You may be thinking....
MY FAMILY KNOWS I WANT TO BE CREMATED, AND THAT'S ALL THE PRENEED ARRANGEMENT I HAVE TO MAKE
No, it's not! Though you may have told your family you want to be cremated, and you may even have included that information in your will, there's no guarantee that your wishes will be carried out. Wills aren't read until long after a funeral has taken place, and family members have been known to ignore verbal instructions.
The only way to guarantee that your wishes will be carried out is to make pre-need cremation arrangements now, before there is a need. When something is bought and paid for, survivors have a strong tendency to use it.
I DON'T CARE WHAT THEY DO WITH ME AFTER I'M DEAD
You may not, but your family will have to. And you'll be making your family's job much harder than it has to be if you don't pre-arrange your cremation. And much more expensive. Because when there's a death in the family, decisions tend to be colored by grief, not governed by reason. Your family could choose ground burial or mausoleum entombment - and that's not what you want, is it?
I DON'T WANT ANY KIND OF A FUNERAL. THAT'S ONE OF THE REASONS I WANT TO BE CREMATED
Cremation is gaining popularity all over the world. It can be simpler, less emotional, and more economical than a traditional burial. But when a person chooses cremation, he or she hasn't eliminated the need for a funeral. Your family and friends will still want to mark the occasion of a death in the family, to share, together, their loss and their love. Psychologists, clergy and people who have lost loved ones agree that funerals are for the living, and are a necessary step in the mourning process. Yes, you may choose cremation, but you're only fooling yourself if you think that means that there are no plans to make.

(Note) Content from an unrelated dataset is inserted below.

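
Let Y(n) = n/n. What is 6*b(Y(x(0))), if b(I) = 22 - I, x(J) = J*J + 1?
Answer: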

OKAY. I'll PRE-ARRANGE THE CREMATION. AFTER THAT. I'VE TAKEN CARE OF EVERYTHING
No, you haven't. What kind of service would you prefer? And what do you want done with the cremated remains after cremation? Only you can answer those questions. You should make those decisions yourself. In funeral homes and crematories around the country, there are countless boxes of cremated remains which the family never claimed. There are just as many small boxes in closets at home. They can be overlooked when a move is made, or tossed out during spring cleaning, because nobody can decide what to do with Uncle John's cremated remains. And that's a decision he should have made!
I HOPE THEY SCATTER MY ASHES ON THE GOLF COURSE/AT MY BEACH HOUSE/IN MY ROSE GARDEN
It may surprise you to learn that human remains after cremation are not really ashes, but dried bone fragments, and many of those bone fragments are quite large. Not exactly an asset to your rose garden! You can decide to have your remains scattered at a spot you've always loved. Many people do. But that kind of anonymous scattering can create problems for the living. Here's a true story to illustrate that point. A widow followed her husband's wishes that his remains be scattered on the 18th hole of their country club golf course. Later, she found she could no longer participate in the social life of the country club. "Every-time I look out the window," she said, "and see a foursome on the 18th hole, I cringe. They're walking on my husband's remains." Even the most practical, rational people turn emotional when they lose a loved one.
MY FAMILY WOULD NEVER COME TO VISIT ME
You may feel that way now, but you don't know how future generations will feel. Even your own children may surprise you and wish for a place that they can associate with your memory. People gain comfort from visiting a specific spot dedicated to a loved one's memory. Family members visit cemetery graves because, in some intangible way, it brings them closer to the memory of the loved one. We may not fully understand this urge to remember, to memorialize, but we all know it's there.
I THINK LAND SHOULD BE USED FOR THE LIVING
Cemeteries have responded to the need to conserve land, and the equally important need to memorialize a loved one, by offering urn gardens, columbariums, and scattering areas. None of these take much land, but they treat human remains with the dignity that is due them. An urn garden is a small area set aside within a cemetery for the burial of cremated remains. You need only purchase about a square foot of space ( at a lower cost than the normal-size cemetery lot), and a space in the urn garden can be permanently marked with a memorial which contains your name. A columbarium is a building which houses cremated remains. Like a high-rise office building, it uses very little land. There are also outdoor columbariums. A family can memorialize a final resting place by inscribing their loved one's name on the urn which is placed in a niche in the columbarium. Another choice is to use one existing family lot for a traditional burial and cremated remains. This is especially important if your spouse doesn't want to be cremated, and you do. You don't have to compromise your ideals in order to choose a permanent resting place within a cemetery.
I REALLY WANT MY ASHES SCATTERED
Within the cemetery, there may be a scattering garden, which is a more appropriate place for human remains than a golf course or back yard. The scattering garden is a well-landscaped section set aside for those people who prefer the anonymous "going back to nature" that scattering signifies. Yet, at the same time, it allows the family to visit a consecrated spot that they can associate with a loved one.